Human Rights Watch and Amnesty International had several times alleged that Sri Lankan Governments appointed commissions, whenever international pressure mounted.
The Mahinda loyalists are correct when they allege that the Government was to institute the Office of Missing Persons (OMP) due to the pressure exerted by the US. President Maithripala Sirisena or Prime Minister Ranil Wickremesinghe would never want to antagonise the armed forces by voluntarily taking measures to trace the persons disappeared during the war.
It was under the UNHRC resolution that Sri Lanka too co-sponsored along with the US last year that the Government took steps to set up the OMP. However, it was the same pressure that compelled President Mahinda Rajapaksa also to appoint the Lessons Learnt and Reconciliation Commission (LLRC) in 2010 and the Paranagama Commission in 2013.

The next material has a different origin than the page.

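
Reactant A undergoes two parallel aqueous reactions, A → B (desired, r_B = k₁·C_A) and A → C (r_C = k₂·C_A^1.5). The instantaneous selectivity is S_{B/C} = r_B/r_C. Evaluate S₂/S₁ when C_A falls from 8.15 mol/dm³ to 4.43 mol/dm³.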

Interestingly, prior to the Paranagama Commission, commonly known as the Missing Persons Commission was appointed by the former President, his brother, Defence Secretary Gotabaya Rajapaksa had told the Daily Mirror in an interview that not a single person had gone missing during the war following which a six member Army court of inquiry also confirmed his claim.
Then why did the former President appoint the Paranagama Commission?
When the international community led by the US mounted its pressure again the former President gave a second mandate to the Paranagama Commission in 2014 to look into the allegations of violations of international human rights and humanitarian laws during the last phase of the war. That was very clearly giving in to the US sponsored UNHRC resolutions adopted in 2012, 2013 and 2014.
However, will the OMP be able to track down the disappeared people?
One has to infer the problems the OMP would have to face in its efforts to trace the whereabouts of thousands of people who disappeared by studying one single case, the Prageeth Ekneligoda case.
The OMP would be tasked to look into the cases of disappearances that had taken place during the JVP’s two insurrections, according to an amendment brought in by the JVP to the OMP Bill.
But that would be a gigantic task since many witnesses of those cases might be no more by now and most of the evidences would have been destroyed by relevant culprits as well as by nature with the passage of time.